In Russia, a source at the vessel's St. Petersburg-based firm said the ship Chariot had reached Syria, but declined to comment on reports the ship was carrying cargo from Russia's state weapons exporter Rosoboronexport.

The Chariot sailed from St. Petersburg on Dec. 9.

Rosoboronexport spokesman Vyacheslav Davidenko said on Friday the arms exporter would neither confirm nor deny the report. "We do not comment on where our deliveries go, when they leave port or how."

A Turkish foreign ministry official on Friday confirmed the ship had reached Syria.

"As of 10:15 a.m. (0815 GMT) yesterday the Turkish navy checked and confirmed that the ship in question was docked at the Syrian port of Tartus," ministry spokesman Selcuk Unal said.

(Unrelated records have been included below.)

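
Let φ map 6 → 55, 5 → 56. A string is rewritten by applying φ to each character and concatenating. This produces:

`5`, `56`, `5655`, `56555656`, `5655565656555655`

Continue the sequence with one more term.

56555656565556555655565656555656

φ(5655565656555655) expands symbol-by-symbol to 56 55 56 56 56 55 56 55 56 55 56 56 56 55 56 56; joining the 16 pieces gives the next term.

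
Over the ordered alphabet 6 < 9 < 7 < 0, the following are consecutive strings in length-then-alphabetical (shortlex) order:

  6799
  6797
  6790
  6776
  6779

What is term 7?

6770

Continuing the enumeration 2 steps past 6779: 6779 → 6777 → (answer).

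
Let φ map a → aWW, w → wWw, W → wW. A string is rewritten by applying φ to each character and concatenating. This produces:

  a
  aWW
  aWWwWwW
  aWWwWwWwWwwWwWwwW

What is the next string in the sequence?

φ(aWWwWwWwWwwWwWwwW) expands symbol-by-symbol to aWW wW wW wWw wW wWw wW wWw wW wWw wWw wW wWw wW wWw wWw wW; joining the 17 pieces gives the next term.

aWWwWwWwWwwWwWwwWwWwwWwWwwWwwWwWwwWwWwwWwwW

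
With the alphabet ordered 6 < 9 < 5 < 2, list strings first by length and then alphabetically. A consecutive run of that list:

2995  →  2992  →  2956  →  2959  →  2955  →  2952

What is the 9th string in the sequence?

2925

Advancing 3 positions from 2952 through 2952 → 2926 → 2929 reaches term 9.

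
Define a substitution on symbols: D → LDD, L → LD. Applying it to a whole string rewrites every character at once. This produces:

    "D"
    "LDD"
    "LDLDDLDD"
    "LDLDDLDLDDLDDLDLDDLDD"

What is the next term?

Rewriting the 21 symbols of LDLDDLDLDDLDDLDLDDLDD one by one yields LD LDD LD LDD LDD LD LDD LD LDD LDD LD LDD LDD LD LDD LD LDD LDD LD LDD LDD; concatenated:

LDLDDLDLDDLDDLDLDDLDLDDLDDLDLDDLDDLDLDDLDLDDLDDLDLDDLDD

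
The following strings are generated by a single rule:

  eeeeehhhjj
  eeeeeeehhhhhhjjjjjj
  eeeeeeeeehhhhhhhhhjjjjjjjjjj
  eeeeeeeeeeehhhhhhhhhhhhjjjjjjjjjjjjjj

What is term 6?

Each string has the form e^{2n+3} h^{3n} j^{4n-2} (n = 1, 2, …).
Setting n = 6 gives 15, 18, 22 characters in each block.

eeeeeeeeeeeeeeehhhhhhhhhhhhhhhhhhjjjjjjjjjjjjjjjjjjjjjj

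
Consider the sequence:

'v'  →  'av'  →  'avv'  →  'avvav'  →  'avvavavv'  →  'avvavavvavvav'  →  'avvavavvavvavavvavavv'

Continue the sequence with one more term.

From term 3 onward, concatenate the last term with the second-to-last: av·v = avv, avv·av = avvav, …
Continuing: avvavavvavvavavvavavv · avvavavvavvav gives term 8.

avvavavvavvavavvavavvavvavavvavvav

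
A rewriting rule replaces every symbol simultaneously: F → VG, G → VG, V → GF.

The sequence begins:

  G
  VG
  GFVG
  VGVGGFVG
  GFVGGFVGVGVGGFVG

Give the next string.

Applying the rule to each of the 16 symbols of GFVGGFVGVGVGGFVG gives the pieces VG VG GF VG VG VG GF VG GF VG GF VG VG VG GF VG, which concatenate to the answer.

VGVGGFVGVGVGGFVGGFVGGFVGVGVGGFVG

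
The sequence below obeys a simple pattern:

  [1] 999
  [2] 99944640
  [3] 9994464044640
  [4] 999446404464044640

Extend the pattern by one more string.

Every step adds 44640 to the end: s(k+1) = s(k)·44640.
Applying this once more to 999446404464044640:

99944640446404464044640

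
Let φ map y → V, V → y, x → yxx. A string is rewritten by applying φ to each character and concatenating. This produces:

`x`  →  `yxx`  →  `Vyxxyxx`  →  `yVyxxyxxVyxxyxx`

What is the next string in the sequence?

φ(yVyxxyxxVyxxyxx) expands symbol-by-symbol to V y V yxx yxx V yxx yxx y V yxx yxx V yxx yxx; joining the 15 pieces gives the next term.

VyVyxxyxxVyxxyxxyVyxxyxxVyxxyxx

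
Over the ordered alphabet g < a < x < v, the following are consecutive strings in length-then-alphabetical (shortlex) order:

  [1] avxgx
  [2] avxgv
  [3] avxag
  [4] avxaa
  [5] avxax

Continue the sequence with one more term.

avxav

Treat avxax as a base-4 numeral over the given alphabet and add one, carrying through any trailing v's.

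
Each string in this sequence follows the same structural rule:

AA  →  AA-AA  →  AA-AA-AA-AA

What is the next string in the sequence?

Each string is two copies of the previous one joined by '-'.
So the next term is two copies of AA-AA-AA-AA with '-' between the halves.

AA-AA-AA-AA-AA-AA-AA-AA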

Russia has voiced strong opposition to arms embargoes and has repeatedly promised to uphold arms contracts with Damascus, one of its top weapons customers, despite increasing international pressure.

Cyprus, an EU member with traditionally close ties to Russia, has maintained it was obliged to allow the vessel to go.

"Since it had changed destination, and (if) we would not have allowed it to go, the company could cite illegal detention of a ship," the Cypriot official said.

The island has bitter experience in dealing with confiscated arms destined from one sanction-hit country to another.

An unnamed military source was quoted as saying in December that Russia had delivered anti-ship Yakhont missiles to Syria.

Syria accounted for 7 percent of Russia's total of $10 billion in arms deliveries abroad in 2010, according to the Russian defence think tank CAST.
Why Syria?
The European Union said on Friday it was aware of the case and national authorities were responsible for making sure an EU arms embargo is upheld.

"We are instrumental in putting these measures in place but it's up to the national authorities to make sure they are implemented and as far as I'm aware the authorities in this case are confident that the embargo has not been broken," said Michael Mann, spokesman for Catherine Ashton, the EU's high representative for foreign affairs.

The Westberg official said the company had done nothing wrong as no Russian law prevented the delivery from being made at Syria's Tartus port, where Russia maintains a naval base.

"The ship went to Syria as there was nothing illegal in reaching its originally intended destination," he said.

In October, Russia and China vetoed a western European-led resolution on Syria that threatened sanctions for the bloodshed the U.N. says has killed 5,000 people, Russia tabled a new draft resolution last month.
And should the age old tensions between Russia and the US flare up again, take a wild guess on whose side China will be. The only question is the European wildcard which for now relies so very much on Fed bailouts. Yet one wonders: what happens when Russia shuts down the gas?